Все с белыми волосами и очень дружные.
По ночам, когда я ложился спать в маленькой светелке, было слышно, как где-то далеко гармонисты играют что-то печальное, и под эту музыку я сразу засыпал.
И я полюбил всех в этом колхозе, и особенно ребят, и решил, что проживу здесь для начала лет сорок, а там видно будет.
Но вдруг стоп, машина!
Здравствуйте!
Мама сказала, что отпуск промчался как одно мгновение и нам надо срочно домой.
Она спросила у дедушки Вали:
— Когда вечерний поезд?
Он сказал:
— А чего тебе поездом-то телепаться?
Валяй на самолете!
Аэропорт-то в трех верстах.
Момент, и вы с Дениской в Москве!
Ну что за дедушка Валя — золотой человек!
Добрый.
Он один раз мне божью коровку подарил.
Я его никогда не забуду за это.
И теперь тоже.
Он когда увидел, как мне хочется лететь на самолете, то в два счета уговорил маму, и она, хотя и неохотно, но все-таки согласилась.
И дедушка Валя, чтобы не гонять пятитонку по пустякам, запряг лошадь, положил наш тяжелый чемодан в телегу, на сенцо, и мы уселись и поехали.
Я просто не знаю, как сказать, до чего было здорово ехать, слушать, как скрипит тележка, и слышать, как вокруг пахнет полем, дегтем и махорочкой.
И я радовался, что сейчас полечу, потому что Мишка у нас в Москве во дворе рассказывал, как он с папой летал в Тбилиси, какой у них был самолет огромный, из трех комнат, и как им давали конфет сколько хочешь, а на завтрак сосиски в целлофановом мешочке и чай на подвесных столиках.
И я так совсем задумался, как вдруг наша тележка въехала в высокие деревянные ворота, украшенные елочными ветками.
Ветки были старые, они пожелтели.
За этими воротами тоже было поле, только трава была какая-то не пышная, а пожухлая и потертая.
Немножко подальше, прямо перед нами, стоял небольшой домик.

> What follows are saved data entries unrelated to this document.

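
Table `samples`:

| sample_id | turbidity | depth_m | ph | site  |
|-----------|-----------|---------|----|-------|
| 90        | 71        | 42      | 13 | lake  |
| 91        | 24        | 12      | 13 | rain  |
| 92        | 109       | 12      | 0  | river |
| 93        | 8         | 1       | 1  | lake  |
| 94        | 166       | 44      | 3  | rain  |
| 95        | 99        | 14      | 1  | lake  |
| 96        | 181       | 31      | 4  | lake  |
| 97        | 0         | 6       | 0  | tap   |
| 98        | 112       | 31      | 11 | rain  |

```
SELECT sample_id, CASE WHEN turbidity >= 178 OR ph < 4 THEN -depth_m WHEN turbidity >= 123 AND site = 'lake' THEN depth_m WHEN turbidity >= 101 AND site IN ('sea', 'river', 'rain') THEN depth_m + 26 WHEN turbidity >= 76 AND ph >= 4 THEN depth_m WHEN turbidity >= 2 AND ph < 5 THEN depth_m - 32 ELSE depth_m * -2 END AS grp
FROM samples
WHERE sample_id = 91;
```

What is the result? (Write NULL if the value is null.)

sample_id = 91: turbidity=24, depth_m=12, ph=13, site=rain.
turbidity >= 178 OR ph < 4 → false
turbidity >= 123 AND site = 'lake' → false
turbidity >= 101 AND site IN ('sea', 'river', 'rain') → false
turbidity >= 76 AND ph >= 4 → false
turbidity >= 2 AND ph < 5 → false
No prior WHEN matched → ELSE → -24

-24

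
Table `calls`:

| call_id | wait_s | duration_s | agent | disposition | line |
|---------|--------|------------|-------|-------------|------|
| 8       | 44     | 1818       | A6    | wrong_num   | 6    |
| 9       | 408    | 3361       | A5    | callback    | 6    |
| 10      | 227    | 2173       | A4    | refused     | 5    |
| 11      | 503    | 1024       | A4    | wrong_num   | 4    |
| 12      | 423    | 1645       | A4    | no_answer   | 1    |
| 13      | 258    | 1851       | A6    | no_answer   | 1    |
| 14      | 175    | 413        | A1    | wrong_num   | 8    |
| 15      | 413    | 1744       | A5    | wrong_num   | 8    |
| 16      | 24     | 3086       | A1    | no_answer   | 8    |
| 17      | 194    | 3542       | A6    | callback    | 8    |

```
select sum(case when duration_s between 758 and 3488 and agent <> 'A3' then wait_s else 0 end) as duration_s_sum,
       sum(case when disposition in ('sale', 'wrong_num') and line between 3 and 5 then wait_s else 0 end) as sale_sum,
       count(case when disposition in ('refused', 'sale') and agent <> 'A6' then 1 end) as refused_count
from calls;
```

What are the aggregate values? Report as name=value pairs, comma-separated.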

И дедушка Валя поехал к нему.
Я сказал:
— Зачем мы сюда едем?
Мне надоело трястись.
Поедем поскорее в аэропорт.
Дедушка Валя сказал:
— А это чего?
Это и есть аэропорт… Иль ослеп?
У меня просто сердце упало.
Это пожухлое поле — аэропорт?
Чепуха какая!
А где красота?
Ведь никакой же красоты!
Я сказал:
— А самолеты?
— Вот войдем в аэровокзал, — он показал на домик, — пройдем его насквозь, выйдем в другие двери, там и будут тебе самолеты… Покормить, что ли?..
И он повязал нашей лошади на голову мешок с овсом, и она начала хрупать.
А мы пошли в этот домик.
В нем было душно и пахло щами.
В первой комнате сидели люди.
Тут был дяденька с колесом и старушка с мешком.

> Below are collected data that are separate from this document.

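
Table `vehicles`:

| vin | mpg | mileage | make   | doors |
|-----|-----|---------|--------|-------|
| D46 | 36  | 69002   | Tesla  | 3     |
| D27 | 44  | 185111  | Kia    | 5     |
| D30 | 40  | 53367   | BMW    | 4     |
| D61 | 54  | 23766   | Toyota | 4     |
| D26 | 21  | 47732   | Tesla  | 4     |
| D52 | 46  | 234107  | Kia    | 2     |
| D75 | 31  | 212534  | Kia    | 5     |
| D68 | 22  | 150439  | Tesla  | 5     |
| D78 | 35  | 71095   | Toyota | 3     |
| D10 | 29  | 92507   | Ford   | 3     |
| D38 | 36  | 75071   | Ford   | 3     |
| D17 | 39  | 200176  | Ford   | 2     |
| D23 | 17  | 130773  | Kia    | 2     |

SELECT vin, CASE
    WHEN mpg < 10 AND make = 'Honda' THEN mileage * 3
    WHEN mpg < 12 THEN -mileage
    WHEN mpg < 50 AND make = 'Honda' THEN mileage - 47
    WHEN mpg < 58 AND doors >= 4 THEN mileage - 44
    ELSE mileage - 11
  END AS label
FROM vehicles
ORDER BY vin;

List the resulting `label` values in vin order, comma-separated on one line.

vin=D10: ELSE → 92496
vin=D17: ELSE → 200165
vin=D23: ELSE → 130762
vin=D26: mpg < 58 AND doors >= 4 → 47688
vin=D27: mpg < 58 AND doors >= 4 → 185067
vin=D30: mpg < 58 AND doors >= 4 → 53323
vin=D38: ELSE → 75060
vin=D46: ELSE → 68991
vin=D52: ELSE → 234096
vin=D61: mpg < 58 AND doors >= 4 → 23722
vin=D68: mpg < 58 AND doors >= 4 → 150395
vin=D75: mpg < 58 AND doors >= 4 → 212490
vin=D78: ELSE → 71084

92496, 200165, 130762, 47688, 185067, 53323, 75060, 68991, 234096, 23722, 150395, 212490, 71084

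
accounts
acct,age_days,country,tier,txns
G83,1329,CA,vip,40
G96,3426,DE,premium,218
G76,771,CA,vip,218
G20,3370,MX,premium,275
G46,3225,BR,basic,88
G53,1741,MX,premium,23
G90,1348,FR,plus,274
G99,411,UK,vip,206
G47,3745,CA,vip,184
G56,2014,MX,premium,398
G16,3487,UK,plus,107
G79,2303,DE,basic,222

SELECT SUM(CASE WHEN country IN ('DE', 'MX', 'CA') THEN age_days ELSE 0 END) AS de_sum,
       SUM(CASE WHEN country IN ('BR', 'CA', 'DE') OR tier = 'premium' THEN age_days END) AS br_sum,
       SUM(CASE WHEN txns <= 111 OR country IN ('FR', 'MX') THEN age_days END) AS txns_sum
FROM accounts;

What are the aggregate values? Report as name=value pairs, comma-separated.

[de_sum: country IN ('DE', 'MX', 'CA')]
acct=G83: ✓ → 1329
acct=G96: ✓ → 3426
acct=G76: ✓ → 771
acct=G20: ✓ → 3370
acct=G46: ✗
acct=G53: ✓ → 1741
acct=G90: ✗
acct=G99: ✗
acct=G47: ✓ → 3745
acct=G56: ✓ → 2014
acct=G16: ✗
acct=G79: ✓ → 2303
de_sum = 1329 + 3426 + 771 + 3370 + 1741 + 3745 + 2014 + 2303 = 18699
—
[br_sum: country IN ('BR', 'CA', 'DE') OR tier = 'premium']
acct=G83: ✓ → 1329
acct=G96: ✓ → 3426
acct=G76: ✓ → 771
acct=G20: ✓ → 3370
acct=G46: ✓ → 3225
acct=G53: ✓ → 1741
acct=G90: ✗
acct=G99: ✗
acct=G47: ✓ → 3745
acct=G56: ✓ → 2014
acct=G16: ✗
acct=G79: ✓ → 2303
br_sum = 1329 + 3426 + 771 + 3370 + 3225 + 1741 + 3745 + 2014 + 2303 = 21924
—
[txns_sum: txns <= 111 OR country IN ('FR', 'MX')]
acct=G83: ✓ → 1329
acct=G96: ✗
acct=G76: ✗
acct=G20: ✓ → 3370
acct=G46: ✓ → 3225
acct=G53: ✓ → 1741
acct=G90: ✓ → 1348
acct=G99: ✗
acct=G47: ✗
acct=G56: ✓ → 2014
acct=G16: ✓ → 3487
acct=G79: ✗
txns_sum = 1329 + 3370 + 3225 + 1741 + 1348 + 2014 + 3487 = 16514

de_sum=18699, br_sum=21924, txns_sum=16514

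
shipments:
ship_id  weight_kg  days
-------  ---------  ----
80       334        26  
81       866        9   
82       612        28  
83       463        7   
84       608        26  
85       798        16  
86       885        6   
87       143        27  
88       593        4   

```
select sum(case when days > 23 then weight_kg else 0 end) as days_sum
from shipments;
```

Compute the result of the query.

1697

ship_id=80: ✓ → 334
ship_id=81: ✗
ship_id=82: ✓ → 612
ship_id=83: ✗
ship_id=84: ✓ → 608
ship_id=85: ✗
ship_id=86: ✗
ship_id=87: ✓ → 143
ship_id=88: ✗
days_sum = 334 + 612 + 608 + 143 = 1697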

В мешке кто-то дышал — наверно, поросенок.
Еще была женщина с двумя мальчатами в розовых рубашках и одним грудным.
Она его завернула в пеленки туго-натуго, и он был похож на гусеничку, потому что все время корчился.
Тут же был газетный киоск.
Дедушка Валя поставил наш тяжелый чемодан возле мамы и подошел к киоску.
Я пошел за ним.
Но киоск не работал.
Там в стекле была бумажка, а на ней надпись печатными буквами:
Приду через 20».
Я прочел эту надпись вслух.
Дядька, что был с колесом, сказал:
— Смотрите — читает!
И все посмотрели на меня.
А я сказал:
— И всего-то шесть лет.
Они все засмеялись.
Дедушка Валя, когда смеялся, показывал все свои зубы.

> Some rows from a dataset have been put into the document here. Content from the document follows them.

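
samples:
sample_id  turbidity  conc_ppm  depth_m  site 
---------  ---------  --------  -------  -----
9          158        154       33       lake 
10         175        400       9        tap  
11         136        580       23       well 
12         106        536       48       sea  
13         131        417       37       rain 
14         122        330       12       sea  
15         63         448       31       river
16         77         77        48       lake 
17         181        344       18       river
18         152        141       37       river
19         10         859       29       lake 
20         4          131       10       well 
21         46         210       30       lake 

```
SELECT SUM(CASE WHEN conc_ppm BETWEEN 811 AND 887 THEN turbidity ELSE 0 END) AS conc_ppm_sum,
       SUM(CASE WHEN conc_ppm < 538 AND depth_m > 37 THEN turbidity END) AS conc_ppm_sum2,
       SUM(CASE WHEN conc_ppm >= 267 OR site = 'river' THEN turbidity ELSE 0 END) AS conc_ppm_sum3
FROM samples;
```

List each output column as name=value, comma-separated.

[conc_ppm_sum: conc_ppm BETWEEN 811 AND 887]
sample_id=9: ✗
sample_id=10: ✗
sample_id=11: ✗
sample_id=12: ✗
sample_id=13: ✗
sample_id=14: ✗
sample_id=15: ✗
sample_id=16: ✗
sample_id=17: ✗
sample_id=18: ✗
sample_id=19: ✓ → 10
sample_id=20: ✗
sample_id=21: ✗
conc_ppm_sum = 10
—
[conc_ppm_sum2: conc_ppm < 538 AND depth_m > 37]
sample_id=9: ✗
sample_id=10: ✗
sample_id=11: ✗
sample_id=12: ✓ → 106
sample_id=13: ✗
sample_id=14: ✗
sample_id=15: ✗
sample_id=16: ✓ → 77
sample_id=17: ✗
sample_id=18: ✗
sample_id=19: ✗
sample_id=20: ✗
sample_id=21: ✗
conc_ppm_sum2 = 106 + 77 = 183
—
[conc_ppm_sum3: conc_ppm >= 267 OR site = 'river']
sample_id=9: ✗
sample_id=10: ✓ → 175
sample_id=11: ✓ → 136
sample_id=12: ✓ → 106
sample_id=13: ✓ → 131
sample_id=14: ✓ → 122
sample_id=15: ✓ → 63
sample_id=16: ✗
sample_id=17: ✓ → 181
sample_id=18: ✓ → 152
sample_id=19: ✓ → 10
sample_id=20: ✗
sample_id=21: ✗
conc_ppm_sum3 = 175 + 136 + 106 + 131 + 122 + 63 + 181 + 152 + 10 = 1076

conc_ppm_sum=10, conc_ppm_sum2=183, conc_ppm_sum3=1076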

Они у него интересные были: один вверху направо, а другой внизу налево.
Дедушка долго хохотал.
В это время в комнату заглянул какой-то толстый парень.
Он сказал:
— Кто на Москву?
— Мы, — сказали все хором и заторопились. — На Москву — это мы!
— За мной, — сказал парень и пошел.
Все двинулись за ним.
Мы прошли длинным коридором на другую сторону дома.
Там была открытая дверь.
Сквозь нее было видно синее небо.
Перед выходом стояли два богатыря — дядьки здоровенные, прямо как борцы в цирке.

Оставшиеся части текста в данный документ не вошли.